While defining the parameters for a crank arm may be simple(ish), other components with many moving parts and interfaces will be far more difficult. A rear derailleur, or a whole shifting system, for example would take a lot more work. But take out the specific mechanics of hydraulic or cable shifting and you’re stripping some of that complexity back out… We’ve yet to see what impact wireless shifting might have on bike design, and perhaps it’s going to take artificial intelligence based design techniques to make that happen.
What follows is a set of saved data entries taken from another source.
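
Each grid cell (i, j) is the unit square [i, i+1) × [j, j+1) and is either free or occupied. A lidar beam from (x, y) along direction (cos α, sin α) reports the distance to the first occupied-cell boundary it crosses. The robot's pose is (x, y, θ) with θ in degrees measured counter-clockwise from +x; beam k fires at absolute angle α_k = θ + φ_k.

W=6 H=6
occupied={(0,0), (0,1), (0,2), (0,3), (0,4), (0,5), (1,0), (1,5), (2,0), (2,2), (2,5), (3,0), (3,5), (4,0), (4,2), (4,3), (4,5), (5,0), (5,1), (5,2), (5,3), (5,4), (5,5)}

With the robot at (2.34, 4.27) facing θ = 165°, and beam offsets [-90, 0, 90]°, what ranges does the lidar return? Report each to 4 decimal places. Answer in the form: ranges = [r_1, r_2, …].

beam 1: φ=-90°, α=75°
  direction (0.2588, 0.9659); cell (2,4); t to first gridline: x 2.5500, y 0.7558 (then +3.8637 / +1.0353)
    (2,5) via y @ 0.7558  # hit
  → r_1 = 0.7558
beam 2: φ=0°, α=165°
  direction (-0.9659, 0.2588); cell (2,4); t to first gridline: x 0.3520, y 2.8205 (then +1.0353 / +3.8637)
    (1,4) via x @ 0.3520
    (0,4) via x @ 1.3873  # hit
  → r_2 = 1.3873
beam 3: φ=90°, α=255°
  direction (-0.2588, -0.9659); cell (2,4); t to first gridline: x 1.3137, y 0.2795 (then +3.8637 / +1.0353)
    (2,3) via y @ 0.2795
    (1,3) via x @ 1.3137
    (1,2) via y @ 1.3148
    (1,1) via y @ 2.3501
    (1,0) via y @ 3.3854  # hit
  → r_3 = 3.3854

ranges = [0.7558, 1.3873, 3.3854]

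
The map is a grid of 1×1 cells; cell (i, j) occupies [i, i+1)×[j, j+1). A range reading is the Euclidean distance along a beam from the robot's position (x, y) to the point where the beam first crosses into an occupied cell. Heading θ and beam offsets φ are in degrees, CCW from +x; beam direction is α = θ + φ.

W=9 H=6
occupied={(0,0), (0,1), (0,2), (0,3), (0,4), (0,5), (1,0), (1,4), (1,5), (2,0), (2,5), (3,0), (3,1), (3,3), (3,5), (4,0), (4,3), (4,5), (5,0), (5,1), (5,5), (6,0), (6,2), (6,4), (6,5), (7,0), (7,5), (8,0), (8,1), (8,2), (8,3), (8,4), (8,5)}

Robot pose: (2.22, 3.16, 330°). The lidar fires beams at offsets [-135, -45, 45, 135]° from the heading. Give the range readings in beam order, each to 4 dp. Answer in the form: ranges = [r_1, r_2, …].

beam 1: φ=-135°, α=195°
  cosα=-0.9659 sinα=-0.2588 | (2,3) | tMaxX 0.2278 tMaxY 0.6182 | tΔX 1.0353 tΔY 3.8637
    t=0.2278 [x] (1,3)
    t=0.6182 [y] (1,2)
    t=1.2630 [x] (0,2) — stop
  → r_1 = 1.2630
beam 2: φ=-45°, α=285°
  cosα=0.2588 sinα=-0.9659 | (2,3) | tMaxX 3.0137 tMaxY 0.1656 | tΔX 3.8637 tΔY 1.0353
    t=0.1656 [y] (2,2)
    t=1.2009 [y] (2,1)
    t=2.2362 [y] (2,0) — stop
  → r_2 = 2.2362
beam 3: φ=45°, α=15°
  cosα=0.9659 sinα=0.2588 | (2,3) | tMaxX 0.8075 tMaxY 3.2455 | tΔX 1.0353 tΔY 3.8637
    t=0.8075 [x] (3,3) — stop
  → r_3 = 0.8075
beam 4: φ=135°, α=105°
  cosα=-0.2588 sinα=0.9659 | (2,3) | tMaxX 0.8500 tMaxY 0.8696 | tΔX 3.8637 tΔY 1.0353
    t=0.8500 [x] (1,3)
    t=0.8696 [y] (1,4) — stop
  → r_4 = 0.8696

ranges = [1.2630, 2.2362, 0.8075, 0.8696]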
But once we crack the modelling of complex systems in such a way that machine learning can offer us drive train solutions, and even whole integrated frame designs, will we like what we see? Will consumers want mathematically optimum solutions, or will preconceptions about what ‘looks’ right hold the market back? Will there be a division between ‘artisan’ human and machine developed designs? Will trailside talk in 2030 be like: ‘Yeah, man, those Gen-Des bikes just don’t feel right. It’s like, on an Art-Bike, you can feel the designer’s soul, man. You know what I mean?’.